Within the small clinic in this Peruvian village I saw and experienced many things that frightened me. There was a clear lack of sanitation, an absence of competency among the staff, and a failure to respect my medical privacy. Nonetheless, perhaps the most frightening occurrence was at the end of my stay when I went to pay my bill. The total cost came to 12.5 Peruvian Nuevo Soles. The nurse promptly asked how long I would be staying in Peru in order to set up a payment plan for this bill. I was dumbfounded, realizing that the bill amounted to less than five American dollars. I paid the bill in full and left the clinic – a bit queasy, but thankful I was hydrated and conscious.

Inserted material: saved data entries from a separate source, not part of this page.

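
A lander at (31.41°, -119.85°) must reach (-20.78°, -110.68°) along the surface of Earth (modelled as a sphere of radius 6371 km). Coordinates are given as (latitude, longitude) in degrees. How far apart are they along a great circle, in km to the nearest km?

5885 km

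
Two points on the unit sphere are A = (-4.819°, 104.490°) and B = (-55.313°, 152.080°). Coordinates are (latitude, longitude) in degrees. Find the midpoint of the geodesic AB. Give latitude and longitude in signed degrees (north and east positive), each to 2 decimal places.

Central angle δ = 1.1023 rad. Interpolating on the sphere with fraction f = 0.5:
P = [sin((1−f)δ)·A + sin(fδ)·B] / sin δ = 0.5869·A + 0.5869·B in Cartesian coordinates,
giving P = (-0.4415, 0.7226, -0.5319), i.e. latitude -32.13°, longitude 121.42°.

-32.13°, 121.42°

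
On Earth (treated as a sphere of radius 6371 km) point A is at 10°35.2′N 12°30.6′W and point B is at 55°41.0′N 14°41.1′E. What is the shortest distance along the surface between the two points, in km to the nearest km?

5544 km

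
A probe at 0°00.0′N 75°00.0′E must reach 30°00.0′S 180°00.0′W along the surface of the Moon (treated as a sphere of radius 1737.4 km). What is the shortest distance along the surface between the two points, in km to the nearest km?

3122 km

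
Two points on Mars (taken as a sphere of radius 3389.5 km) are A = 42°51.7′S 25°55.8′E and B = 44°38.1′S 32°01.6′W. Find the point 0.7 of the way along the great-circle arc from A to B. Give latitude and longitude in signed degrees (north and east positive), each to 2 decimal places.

-47.32°, -14.71°

Central angle δ = 0.7157 rad. Interpolating on the sphere with fraction f = 0.7:
P = [sin((1−f)δ)·A + sin(fδ)·B] / sin δ = 0.3247·A + 0.7320·B in Cartesian coordinates,
giving P = (0.6557, -0.1722, -0.7352), i.e. latitude -47.32°, longitude -14.71°.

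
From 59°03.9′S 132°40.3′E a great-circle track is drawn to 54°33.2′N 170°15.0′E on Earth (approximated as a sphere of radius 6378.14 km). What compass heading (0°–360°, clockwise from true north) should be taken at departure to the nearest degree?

With φ₁ = -1.0309, φ₂ = 0.9521, Δλ = 0.6559 rad, the forward-azimuth formula gives
θ = atan2( sin Δλ cos φ₂ , cos φ₁ sin φ₂ − sin φ₁ cos φ₂ cos Δλ ) = atan2(0.3537, 0.8130) = 23.51°.
So the initial bearing is 24°.

24°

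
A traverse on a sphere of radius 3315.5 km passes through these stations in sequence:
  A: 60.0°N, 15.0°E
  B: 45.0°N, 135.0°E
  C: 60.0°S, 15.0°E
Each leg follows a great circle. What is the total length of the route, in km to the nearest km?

11937 km

Leg A→B: central angle 1.1201 rad, distance 3713.7 km.
Leg B→C: central angle 2.4802 rad, distance 8223.2 km.
Total: 3713.7 + 8223.2 ≈ 11937 km.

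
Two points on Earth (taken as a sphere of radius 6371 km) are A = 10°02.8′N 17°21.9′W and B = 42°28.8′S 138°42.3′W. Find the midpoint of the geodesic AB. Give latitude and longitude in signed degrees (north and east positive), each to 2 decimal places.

-29.91°, -63.71°

The central angle between A and B is δ = 2.0892 rad.
With f = 0.5, the slerp weights are sin((1−f)δ)/sin δ = 0.9956 and sin(fδ)/sin δ = 0.9956.
Weighted sum of the unit vectors: (0.9956)·(0.9398,-0.2939,0.1745) + (0.9956)·(-0.5541,-0.4867,-0.6753) = (0.3840, -0.7771, -0.4987).
Converting back: φ = atan2(z, √(x²+y²)) = -29.91°, λ = atan2(y, x) = -63.71°.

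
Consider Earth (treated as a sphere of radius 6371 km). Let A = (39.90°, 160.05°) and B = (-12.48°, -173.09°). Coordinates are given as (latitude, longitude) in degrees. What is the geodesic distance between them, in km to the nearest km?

6452 km

Let φ₁ = 0.6964 rad, φ₂ = -0.2178 rad, and Δλ = 0.4688 rad.
cos c = sin φ₁ sin φ₂ + cos φ₁ cos φ₂ cos Δλ = (0.6414)(-0.2161) + (0.7672)(0.9764)(0.8921) = 0.52961,
so c = arccos(0.52961) = 1.01266 rad.
Distance = R·c = 6371 × 1.0127 ≈ 6452 km.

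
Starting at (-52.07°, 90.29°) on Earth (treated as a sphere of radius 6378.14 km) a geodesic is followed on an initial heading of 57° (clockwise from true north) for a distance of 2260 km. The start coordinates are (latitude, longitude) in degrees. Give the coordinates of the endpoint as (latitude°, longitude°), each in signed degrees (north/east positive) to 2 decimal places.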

As I began to slowly regain my health, the question about the payment plan lingered in my mind. The reality is, most people in that village would not have been able to afford the five American dollars, out-of-pocket, to pay for this substandard treatment. I wondered – would they have even treated someone whom they knew could not pay the bill? My experience in this clinic illuminated more than global economic inequality, but also the harsh disparities in healthcare systems around the world. It may not come as a shock that life expectancy and GDP per capita of nations around the world correlate lockstep, trending upwards. In other words – the richer the nation, the longer people will live. What is startling is the outlier to this trend: Cuba.
The average Cuban per-capita income is $4,000 per year, but its health statistics are on par with some of the wealthiest countries in the world. Life expectancy is equivalent to the United States at 79 years and infant mortality rates are actually lower in Cuba. Cuba boasts these statistics under a healthcare system owned by the government and available for everyone. Cuba provides us with a revolutionary (no pun intended) concept: a right to healthcare irrespective of personal income. If Cuba is able to achieve this goal, what is preventing other nations from doing so?
With the exception of the United States, universal healthcare is a right in many wealthy, industrialized nations – but why should it be limited to these countries? Cuba demonstrates the possibility of universal healthcare without dramatic economic growth. In Cuba, people live modestly, but still have access to doctors and medicine. Thus, we must stop accepting disparate healthcare as a necessary consequence of global economic inequality. Cuba demonstrates that it is possible to provide people with adequate healthcare, a right to life even, without tackling the larger problem of restructuring global economics (at least not just yet).
There is, however, an important lesson for the United States. It is first necessary to reform healthcare domestically in the United States before we can contribute to meaningful change around the world. Our own failures with healthcare – and a lack of universal access — prevent us from being able to add much to the international conversation about health care. There is no reason that a Peruvian – let alone an American — should be denied healthcare because they cannot afford an out-of-pocket payment for treatment. It is time to recognize universal healthcare as a right to life, and attack this problem on a global scale.